What to do when faced with such damning evidence that eviscerates your prior reporting? Get mad at anyone who calls you on it and be completely shocked that a company would mislead journalists with such gall, apparently. Newsweek columnist Dan Lyons (formerly Fake Steve Jobs) took Goldman to task on a CNBC appearance this evening — one that apparently got him banned from the network for life.

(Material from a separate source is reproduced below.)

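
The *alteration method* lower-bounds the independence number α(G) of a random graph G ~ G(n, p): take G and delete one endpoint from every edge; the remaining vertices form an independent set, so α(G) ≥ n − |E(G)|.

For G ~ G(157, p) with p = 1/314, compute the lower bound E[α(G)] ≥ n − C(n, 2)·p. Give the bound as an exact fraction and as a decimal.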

But forget Lyons, a mere print journalist, for a minute. Dylan Ratigan, a fellow CNBC reporter and host of Fast Money, ripped into slightly shocked Goldman on an appearance this afternoon — but does get him to admit that Apple was deceptive, didn’t give “the whole truth,” and that Goldman really doesn’t know anything other than what Apple has told him.

“I cannot believe that Steve Jobs’ health circumstances have changed so dramatically and become so dire in just a week’s time from the last time we heard anything from them.” No kidding, Jim. Maybe you should have been a little more skeptical of the press releases that Apple was issuing, rather than just taking them at face value. Anyone who’s been following Apple for more than a week and a half knows the company rarely comes clean on much of anything, never mind something as serious as this.

Steve Jobs’ health has a direct effect on the price of AAPL’s stock. Some say there is a 20% “Jobs bump” — that is, 20% of Apple’s stock price is directly the result of Jobs being CEO. I don’t know if 20% is accurate, but the stock taking a more than 6% hit in after-hours trading shows that Jobs taking a leave of absence shows his health was material information and probably should have been disclosed.

Questions of who at Apple knew what, and when they knew it will probably be played out in the shareholder lawsuits that are assuredly coming.